Posted Mar 29, 2009 22:36 UTC (Sun) by man_ls (subscriber, #15091) [Link]

As Colonel Kurtz in Apocalypse Now, the more I learn about software patents the more I want to write in big bold letters: Drop the bomb, exterminate them all. So glad we don't have them in the EU.

Patent browsing

Posted Mar 30, 2009 19:22 UTC (Mon) by oak (subscriber, #2786) [Link]

> Just like the unfiled inventions, you can't know about the filed but not
granted ones either, because an essential part of the system is that
patent applications are confidential.

Even if they would be available, as they haven't been prior-art-filtered
they would probably cover all kinds of stuff in your own software, i.e. in
practice it would be pretty useless.

Basically I consider patenting as rigged game of PTO & court roulette
where the "House" (of lawyers) always wins.

Patent browsing

Posted Mar 30, 2009 21:03 UTC (Mon) by man_ls (subscriber, #15091) [Link]
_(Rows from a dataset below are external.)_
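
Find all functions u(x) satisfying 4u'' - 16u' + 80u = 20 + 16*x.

Divide through by 4: u'' - 4u' + 20u = 5 + 4*x.
Characteristic equation r² - 4r + 20 = 0 has discriminant (-4)² - 4·(20) = -64 < 0, so r = 2 ± 4i.
Hence u_h = C1*cos(4*x)*exp(2*x) + C2*exp(2*x)*sin(4*x).
For the particular solution try u_p = A0 + A1*x. Substituting and matching coefficients of each power of x gives A0 = 29/100, A1 = 1/5, so u_p = 29/100 + x/5.

u = 29/100 + x/5 + C1*cos(4*x)*exp(2*x) + C2*exp(2*x)*sin(4*x)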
You are assuming that prior art screening somehow works, when everything points to its pervasive failure. I think that granted patents do cover all kinds of stuff in our own software, as it is. You have probably seen what happens here on LWN every time a software patent is discussed: commentators routinely find prior art quite relevant to the patent. It follows that it is useless to browse not only applications, as you correctly state, but any patents issued by the USPTO.